When I read the summary of this book I thought, “Hmm, this could be interesting.” Well, it turns out the summary that you see on the cover or on a website is about the most interesting part of the book. By way of a positive, it is obvious that a good bit of historical research went in to writing this book. I learned some things about a few historical figures that I had not known before. In fact, if this had not been written as a novel and instead been written as an exploration of the principles for success of the various historical figures in the book it would have been a much better and more readable text.
As the book stands, it is mediocre at best. One of the marks of good writing and good character development is being able to read the lines of a character on a page and distinguish who is talking. Basically, the author fails to make his characters sound different. In good writing, the different characters use different words and sentence structure to distinguish their dialog and the author has to rely less on descriptors. If you have done a good job establishing that a character is arrogant, then you shouldn’t need to use descriptors every time the character speaks (e.g. ‘Churchill replied somewhat arrogantly”) . Andrews does this repeatedly and all his characters, despite coming from vastly different historical times, sound the same. Why does Anne Frank sound like Benjamin Franklin who in turn sounds just like Joan of Arc?

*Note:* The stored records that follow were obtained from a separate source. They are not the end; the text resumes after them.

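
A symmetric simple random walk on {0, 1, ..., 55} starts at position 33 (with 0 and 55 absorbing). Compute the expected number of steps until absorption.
E[τ | X_0 = 33] = 726

Let v_k = E[τ | X_0 = k]. Boundary: v_0 = v_55 = 0. Recurrence: v_k = 1 + (v_{k-1} + v_{k+1})/2 for 1 ≤ k ≤ 54. The particular solution to v_k − (v_{k-1} + v_{k+1})/2 = 1 is v_k = −k^2. Adding homogeneous solution A + B k and matching boundaries gives v_k = k (55 − k). Substituting k = 33: v_33 = 33 · 22 = 726.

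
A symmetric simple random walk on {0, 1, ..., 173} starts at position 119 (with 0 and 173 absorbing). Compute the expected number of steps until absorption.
E[τ | X_0 = 119] = 6426

Let v_k = E[τ | X_0 = k]. Boundary: v_0 = v_173 = 0. Recurrence: v_k = 1 + (v_{k-1} + v_{k+1})/2 for 1 ≤ k ≤ 172. The particular solution to v_k − (v_{k-1} + v_{k+1})/2 = 1 is v_k = −k^2. Adding homogeneous solution A + B k and matching boundaries gives v_k = k (173 − k). Substituting k = 119: v_119 = 119 · 54 = 6426.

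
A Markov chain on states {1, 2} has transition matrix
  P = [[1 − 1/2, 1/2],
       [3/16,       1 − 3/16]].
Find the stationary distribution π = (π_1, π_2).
π_1 = 3/11, π_2 = 8/11

Solve πP = π with π_1 + π_2 = 1. From πP = π: π_1 · (1 − 1/2) + π_2 · 3/16 = π_1 ⇒ π_2 · 3/16 = π_1 · 1/2 ⇒ π_2/π_1 = (1/2)/(3/16) = 8/3. Together with π_1 + π_2 = 1:
  π_1 = (3/16)/(1/2 + 3/16) = (3/16)/(11/16) = 3/11,
  π_2 = (1/2)/(1/2 + 3/16) = (1/2)/(11/16) = 8/11.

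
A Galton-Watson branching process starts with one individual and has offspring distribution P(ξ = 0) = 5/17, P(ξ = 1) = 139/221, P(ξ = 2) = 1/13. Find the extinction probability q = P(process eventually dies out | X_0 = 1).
q = 1

Mean offspring μ = 0·5/17 + 1·139/221 + 2·1/13 = 173/221 ≤ 1. For μ ≤ 1 with offspring not concentrated at 1, the Galton-Watson process goes extinct almost surely, so q = 1.
(Algebraic check: The pgf is f(s) = 5/17 + 139/221·s + 1/13·s². The extinction probability q is the smallest fixed point of f in [0, 1]. Setting s = f(s):
  1/13·s² + (139/221 − 1)·s + 5/17 = 0
  1/13·s² − (5/17 + 1/13)·s + 5/17 = 0
which factors as (s − 1)·(1/13·s − 5/17) = 0, giving roots s = 1 and s = (5/17)/(1/13) = 65/17. Since 65/17 ≥ 1, the smallest root in [0, 1] is s = 1.)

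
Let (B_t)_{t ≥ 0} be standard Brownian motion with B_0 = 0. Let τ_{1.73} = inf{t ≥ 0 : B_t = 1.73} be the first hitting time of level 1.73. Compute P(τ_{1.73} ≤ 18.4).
P(τ_{1.73} ≤ 18.4) = 2(1 − Φ(1.73/√18.4)) = 2(1 − Φ(0.4033)) ≈ 0.6867

By the reflection principle for standard BM, P(τ_b ≤ t) = 2 · P(B_t ≥ b). Since B_t ~ N(0, t), P(B_t ≥ 1.73) = 1 − Φ(1.73/√t) = 1 − Φ(1.73/√18.4) = 1 − Φ(0.4033) ≈ 0.34336. Doubling: P(τ_{1.73} ≤ 18.4) ≈ 2 · 0.34336 = 0.68672 ≈ 0.6867.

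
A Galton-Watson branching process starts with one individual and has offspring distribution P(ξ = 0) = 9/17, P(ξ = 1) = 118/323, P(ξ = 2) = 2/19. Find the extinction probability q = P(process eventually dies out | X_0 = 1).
q = 1

Mean offspring μ = 0·9/17 + 1·118/323 + 2·2/19 = 186/323 ≤ 1. For μ ≤ 1 with offspring not concentrated at 1, the Galton-Watson process goes extinct almost surely, so q = 1.
(Algebraic check: The pgf is f(s) = 9/17 + 118/323·s + 2/19·s². The extinction probability q is the smallest fixed point of f in [0, 1]. Setting s = f(s):
  2/19·s² + (118/323 − 1)·s + 9/17 = 0
  2/19·s² − (9/17 + 2/19)·s + 9/17 = 0
which factors as (s − 1)·(2/19·s − 9/17) = 0, giving roots s = 1 and s = (9/17)/(2/19) = 171/34. Since 171/34 ≥ 1, the smallest root in [0, 1] is s = 1.)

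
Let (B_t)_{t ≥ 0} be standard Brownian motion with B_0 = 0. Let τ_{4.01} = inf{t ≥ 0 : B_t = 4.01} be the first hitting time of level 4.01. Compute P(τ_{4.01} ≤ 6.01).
P(τ_{4.01} ≤ 6.01) = 2(1 − Φ(4.01/√6.01)) = 2(1 − Φ(1.6357)) ≈ 0.1019

By the reflection principle for standard BM, P(τ_b ≤ t) = 2 · P(B_t ≥ b). Since B_t ~ N(0, t), P(B_t ≥ 4.01) = 1 − Φ(4.01/√t) = 1 − Φ(4.01/√6.01) = 1 − Φ(1.6357) ≈ 0.05095. Doubling: P(τ_{4.01} ≤ 6.01) ≈ 2 · 0.05095 = 0.10190 ≈ 0.1019.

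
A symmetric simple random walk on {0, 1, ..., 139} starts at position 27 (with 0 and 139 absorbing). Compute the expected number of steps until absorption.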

If you are looking for engaging writing, I’m afraid you will have to look elsewhere. The principles “that will save humanity” that are presented in the book are interesting and the way Andrews explores them through the lens of history is interesting, but the dialog and main plot device all feel very weak and contrived and thus make a book that could have been good had it been presented another way quite a bore to read.
Full Disclosure- I was provided a copy of this book from the publisher. I was not required to write a positive review.